Fighting Saliva with Saliva: As Long as there’s a Reasonable Belief of Imminent Harm, You Can Spit on Somone Who Spat at You, Even If You are a Little Angry


Parker v. United States (decided March 16, 2017)

Players: Associate Judges Thompson and Easterly, Senior Judge Ferren. Opinion by Associate Judge Easterly. Concurring Opinion by Senior Judge Ferren. Dissenting Opinion by Judge Thompson. Paul J. Riley for Ms. Parker.  Trial Judge: Judith N. Macaluso.

Facts: One evening, Ms. Parker walked outside of her home to get into a friend’s car.  Mr. Powell, a man who previously dated Parker’s daughter, began yelling threats from across the street in the direction of Parker—“[I] should go over and smack the shit out of that bitch.”  When Parker asked whether Powell was referring to her, Powell walked onto Parker’s property, aggressively stood “face-to-face” with her, and then indicated that he wanted to fight.  Powell’s mother and several brothers joined Powell in surrounding Parker, and then proceeded to hurl threats and insults at her.  When standing less than two feet from Parker, Powell spit in her face. Because Parker was “scared” and “didn’t know what [Powell] was going to do next,” she spit back.

In the moments before the spitting, a police officer arrived and saw Powell and Parker standing face-to-face, surrounded by approximately ten people.  The officer could not discern any of the specific things yelled between the two people, but did observe Parker spit on Powell.  Parker was arrested for simple assault.

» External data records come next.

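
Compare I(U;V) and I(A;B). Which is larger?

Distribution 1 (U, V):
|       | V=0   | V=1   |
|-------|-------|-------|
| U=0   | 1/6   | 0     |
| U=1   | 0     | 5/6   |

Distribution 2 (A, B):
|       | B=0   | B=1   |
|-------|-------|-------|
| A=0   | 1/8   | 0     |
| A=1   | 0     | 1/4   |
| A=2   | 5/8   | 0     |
Distribution 1 (U, V):
Marginal P(U) (row sums):
  P(U=0) = 1/6 + 0 = 1/6
  P(U=1) = 0 + 5/6 = 5/6
Marginal P(V) (column sums):
  P(V=0) = 1/6 + 0 = 1/6
  P(V=1) = 0 + 5/6 = 5/6

H(U) = -[(1/6)·log₂(1/6) + (5/6)·log₂(5/6)]
  = 0.4308 + 0.2192
  = 0.6500 bits
H(V) = -[(1/6)·log₂(1/6) + (5/6)·log₂(5/6)]
  = 0.4308 + 0.2192
  = 0.6500 bits
H(U,V) = -[(1/6)·log₂(1/6) + (5/6)·log₂(5/6)]
  = 0.4308 + 0.2192
  = 0.6500 bits

I(U;V) = H(U) + H(V) - H(U,V)
  = 0.6500 + 0.6500 - 0.6500
  = 0.6500 bits

Distribution 2 (A, B):
Marginal P(A) (row sums):
  P(A=0) = 1/8 + 0 = 1/8
  P(A=1) = 0 + 1/4 = 1/4
  P(A=2) = 5/8 + 0 = 5/8
Marginal P(B) (column sums):
  P(B=0) = 1/8 + 0 + 5/8 = 3/4
  P(B=1) = 0 + 1/4 + 0 = 1/4

H(A) = -[(1/8)·log₂(1/8) + (1/4)·log₂(1/4) + (5/8)·log₂(5/8)]
  = 0.3750 + 0.5000 + 0.4238
  = 1.2988 bits
H(B) = -[(3/4)·log₂(3/4) + (1/4)·log₂(1/4)]
  = 0.3113 + 0.5000
  = 0.8113 bits
H(A,B) = -[(1/8)·log₂(1/8) + (1/4)·log₂(1/4) + (5/8)·log₂(5/8)]
  = 0.3750 + 0.5000 + 0.4238
  = 1.2988 bits

I(A;B) = H(A) + H(B) - H(A,B)
  = 1.2988 + 0.8113 - 1.2988
  = 0.8113 bits

I(A;B) = 0.8113 bits > I(U;V) = 0.6500 bits, so (A, B) has the higher mutual information (stronger dependence).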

At trial, the government only called the arresting officer, who only saw a limited portion of the interaction between Parker and Powell.  Relying on a self-defense theory, Parker testified that she spit on Powell because he spit first, and that she was “scared for [her] life.” Although the trial court credited Parker’s testimony and believed that she reasonably believed that she was in imminent danger of bodily harm, the court nevertheless convicted Parker because it perceived that Parker spit back because of anger or indignation.

Issue: If the government fails to disprove that a defendant reasonably believed that she was in imminent danger of bodily harm, can it still carry its burden to rebut a claim of self-defense by showing that there was another motive guiding defendant’s actions?

Answer: No.  When self-defense is raised, the fact-finder must first determine whether the defendant actually and reasonably believed that she was in imminent danger of bodily harm.  If the government cannot disprove this threshold question, the fact-finder must then look to the amount of force used by the defendant, as the defendant may use only reasonable force to repel the perceived attack and not excessive force.  The DCCA found no cases to suggest that, after a finding that the defendant actually and reasonably believed to be in imminent danger of bodily harm, self-defense is defeated if the defendant acted out of a motive of anger or retribution.  Thus, the trial court erred by injecting motive as an independent inquiry that a fact-finder must make in order to determine whether the government disproved self-defense beyond a reasonable doubt.  Ms. Parker should have been acquitted.